Publié le par Edouard

Le Bélial', septembre 2003 / Réédition Folio SF 2005

 

Lorsque le pétrole est épuisé, l’humanité est dans l’obligation de se tourner vers le charbon.

De gigantesques mines rouvrent dans toute l’Europe et avec elles leurs contingents de gueules noires.

Sous l’effet de la pollution, le ciel s’obscurcit. Le jour n’existe plus, il est remplacé par la nuit claire.  Le froid tombe sur ce monde où l’eau potable devient la plus précieuse des denrées.

Face à cette tendance irrémédiable qu’est l’exploitation du charbon à l’échelle planétaire, les écologistes devenus « consensuels » n’ont plus qu’une exigence, sauvegarder les espèces animales les plus menacées.

Ceci en obligeant les sociétés exploitantesDiRollo(1) à utiliser des animaux au fond des mines pour la prospection de nouveaux filons. Dans cette optique, le clonage a grande échelle s’instaure au sein de centres d’élevage.

C’est dans cet univers que survit Forrest Pennbaker, contremaître au fond d’une mine, hanté par un fantôme de son enfance. Jalousé et détesté par les mineurs du fait de sa position, il vit seul en compagnie d’un vieil automate censé représenter sa fille qu’il n’a jamais connu.

Avant de basculer totalement dans la folie, il se lance à la recherche de son unique famille dans l’U-Zone, un territoire de non-droit.

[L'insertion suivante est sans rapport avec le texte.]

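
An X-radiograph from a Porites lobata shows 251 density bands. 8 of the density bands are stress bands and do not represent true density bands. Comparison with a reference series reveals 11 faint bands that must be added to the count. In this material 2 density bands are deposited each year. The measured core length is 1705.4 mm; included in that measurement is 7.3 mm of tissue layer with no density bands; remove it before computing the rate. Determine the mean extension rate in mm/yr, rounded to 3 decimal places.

After corrections the count is 251 − 8 + 11 = 254 density bands.
Dividing by 2 density bands per year: 254 / 2 = 127 years.
Removing the 7.3 mm offcut leaves 1705.4 − 7.3 = 1698.1 mm.
Extension rate ≈ 1698.1 / 127 = 13.371 mm/yr.

13.371 mm/yr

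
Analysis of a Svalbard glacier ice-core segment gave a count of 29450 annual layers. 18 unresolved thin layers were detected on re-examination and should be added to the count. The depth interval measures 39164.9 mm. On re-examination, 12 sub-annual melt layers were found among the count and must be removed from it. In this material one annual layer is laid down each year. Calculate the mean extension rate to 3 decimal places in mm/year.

1.330 mm/year

True annual layer count = 29450 − 12 + 18 = 29456.
Extension rate ≈ 39164.9 / 29456 = 1.330 mm/year.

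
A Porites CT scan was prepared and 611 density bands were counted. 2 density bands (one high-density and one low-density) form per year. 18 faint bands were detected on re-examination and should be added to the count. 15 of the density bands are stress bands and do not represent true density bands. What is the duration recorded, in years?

307 years

True density band count = 611 − 15 + 18 = 614.
With 2 density bands per year, 614 / 2 = 307 years.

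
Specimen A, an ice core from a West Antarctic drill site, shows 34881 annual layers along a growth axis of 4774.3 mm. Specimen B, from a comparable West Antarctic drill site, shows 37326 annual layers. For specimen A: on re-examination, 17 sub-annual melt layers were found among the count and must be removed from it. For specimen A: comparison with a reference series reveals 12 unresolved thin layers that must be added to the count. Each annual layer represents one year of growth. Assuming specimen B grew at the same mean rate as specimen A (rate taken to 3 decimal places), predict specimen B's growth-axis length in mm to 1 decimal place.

5113.7 mm

Specimen A: after corrections the count is 34881 − 17 + 12 = 34876 annual layers.
A: Extension rate ≈ 4774.3 / 34876 = 0.137 mm/year.
For B, 0.137 mm/year × 37326 years = 5113.7 mm.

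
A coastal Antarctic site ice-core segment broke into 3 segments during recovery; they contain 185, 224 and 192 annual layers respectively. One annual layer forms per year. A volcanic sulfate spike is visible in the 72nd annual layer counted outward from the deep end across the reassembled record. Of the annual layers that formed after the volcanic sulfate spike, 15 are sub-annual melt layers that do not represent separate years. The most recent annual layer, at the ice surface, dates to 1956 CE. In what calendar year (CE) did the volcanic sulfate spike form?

Total annual layers = 185 + 224 + 192 = 601.
601 − 72 = 529 annual layers lie beyond the volcanic sulfate spike toward the ice surface.
Removing the 15 false annual layers leaves 529 − 15 = 514 true annual layers beyond the volcanic sulfate spike.
1956 − 514 = 1442 CE.

1442 CE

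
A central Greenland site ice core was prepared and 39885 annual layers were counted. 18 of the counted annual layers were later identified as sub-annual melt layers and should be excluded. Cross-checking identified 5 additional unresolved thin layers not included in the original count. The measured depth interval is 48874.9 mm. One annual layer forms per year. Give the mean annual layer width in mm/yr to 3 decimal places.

1.226 mm/yr

True annual layer count = 39885 − 18 + 5 = 39872.
Mean rate = 48874.9 mm / 39872 years ≈ 1.226 mm/yr.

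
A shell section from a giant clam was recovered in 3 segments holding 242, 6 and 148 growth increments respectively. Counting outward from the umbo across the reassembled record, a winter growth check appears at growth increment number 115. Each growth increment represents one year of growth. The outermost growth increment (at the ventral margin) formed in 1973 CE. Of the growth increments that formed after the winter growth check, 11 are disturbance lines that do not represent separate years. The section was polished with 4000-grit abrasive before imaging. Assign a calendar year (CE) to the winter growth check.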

C’est le début d’une cavale sanglante…

 

Ce roman de Thierry Di Rillo nous plonge dans un monde en totale décrépitude.

Les descriptions sont peu nombreuses mais suffisent à créer une ambiance et à donner une cohérence à cet univers tout droit sorti du Germinal de Zola. Le froid, la poussière et la crasse ont tout envahi.

L’absence d’espoir chez les personnages renforce d’autant cette impression de noirceur.

Dans ce monde sans avenir, Pennbaker vacille lentement vers la folie. Nous en sommes les témoins impuissants.

Ce livre est prenant, le style incisif et direct. Même les passages de folie pure du personnage principal restent parfaitement lisibles. On est happé par cet univers sombre et halluciné.

Il faut tenter l’expérience, faire le voyage même si c’est un voyage en enfer.

Un auteur et un roman à découvrir absolument.